The European Single Currency, euro is up almost 10 percent so far this year and was a shade lower at $1.1513 ahead of Draghi’s 1230 GMT post-meeting news conference, having hit a 14-month high of $1.1583 on Tuesday.
The euro, on Thursday, July 20, moved near a 14-month high and investors were riding a global rally in stocks as Asia’s and then Europe’s early 0.4 percent gains ensured MSCI’s 47-country All World index was up for a 10th straight session.
It is its longest winning streak since February 2015 and was showing little sign of fatigue even as bond yields – the key driver of global borrowing costs – edged higher again.
They were lifted as oil prices held near 2 percent gains made the previous session when falling U.S. crude inventories gave the market a lift ahead of a key OPEC meeting next week.
The day’s focus though was squarely on the Japanese central bank’s decision to push back its ambitious inflation target again and on whether European Central Bank head Mario Draghi would give a hint later that it plans to wind down its 60 billion-euro-a-month stimulus program.

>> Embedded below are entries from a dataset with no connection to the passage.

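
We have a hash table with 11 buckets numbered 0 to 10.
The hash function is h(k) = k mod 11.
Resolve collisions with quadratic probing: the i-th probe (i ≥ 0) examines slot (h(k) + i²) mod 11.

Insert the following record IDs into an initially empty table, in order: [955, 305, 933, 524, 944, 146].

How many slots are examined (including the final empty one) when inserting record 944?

955: h=9 -> slot 9
305: h=8 -> slot 8
933: h=9, probe 9,10 -> slot 10
524: h=7 -> slot 7
944: h=9, probe 9,10,2 -> slot 2
146: h=3 -> slot 3
Table: [., ., 944, 146, ., ., ., 524, 305, 955, 933]

3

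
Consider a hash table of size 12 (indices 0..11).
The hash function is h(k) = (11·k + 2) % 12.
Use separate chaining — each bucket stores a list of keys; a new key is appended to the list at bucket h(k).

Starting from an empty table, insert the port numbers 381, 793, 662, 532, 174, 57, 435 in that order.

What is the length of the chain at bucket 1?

381 -> bucket 5
793 -> bucket 1
662 -> bucket 0
532 -> bucket 10
174 -> bucket 8
57 -> bucket 5 (collision)
435 -> bucket 11
Final buckets:
0: 662
1: 793
2: _
3: _
4: _
5: 381 -> 57
6: _
7: _
8: 174
9: _
10: 532
11: 435

1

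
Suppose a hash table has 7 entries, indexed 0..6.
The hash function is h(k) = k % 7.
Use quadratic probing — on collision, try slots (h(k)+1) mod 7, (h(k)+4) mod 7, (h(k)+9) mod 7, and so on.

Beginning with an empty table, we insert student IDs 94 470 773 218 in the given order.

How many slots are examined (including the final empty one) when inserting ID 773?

2

94 hashes to 3; slot 3 is free → place at 3.
470 hashes to 1; slot 1 is free → place at 1.
773 hashes to 3; 3 taken → place at 4.
218 hashes to 1; 1 taken → place at 2.
Table: [., 470, 218, 94, 773, ., .]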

ECB President Draghi opened the door to policy tweaks in a speech last month that was viewed as unexpectedly hawkish, sending the euro and government bond yields rallying.
The yen meanwhile had weakened to 112.135 yen per dollar after the BOJ pushed back its projected timing for hitting its 2 percent inflation target until 2020.
With both its main rivals down, the dollar rose for a second straight day climbing 0.3 against a broader basket of trade-weighted peers.
The other main mover was the Australian dollar as it set a new two-year high, still heady from an upbeat sounding Reserve Bank of Australia earlier in the week. It eventually pulled back to trade at $0.7939 in Europe.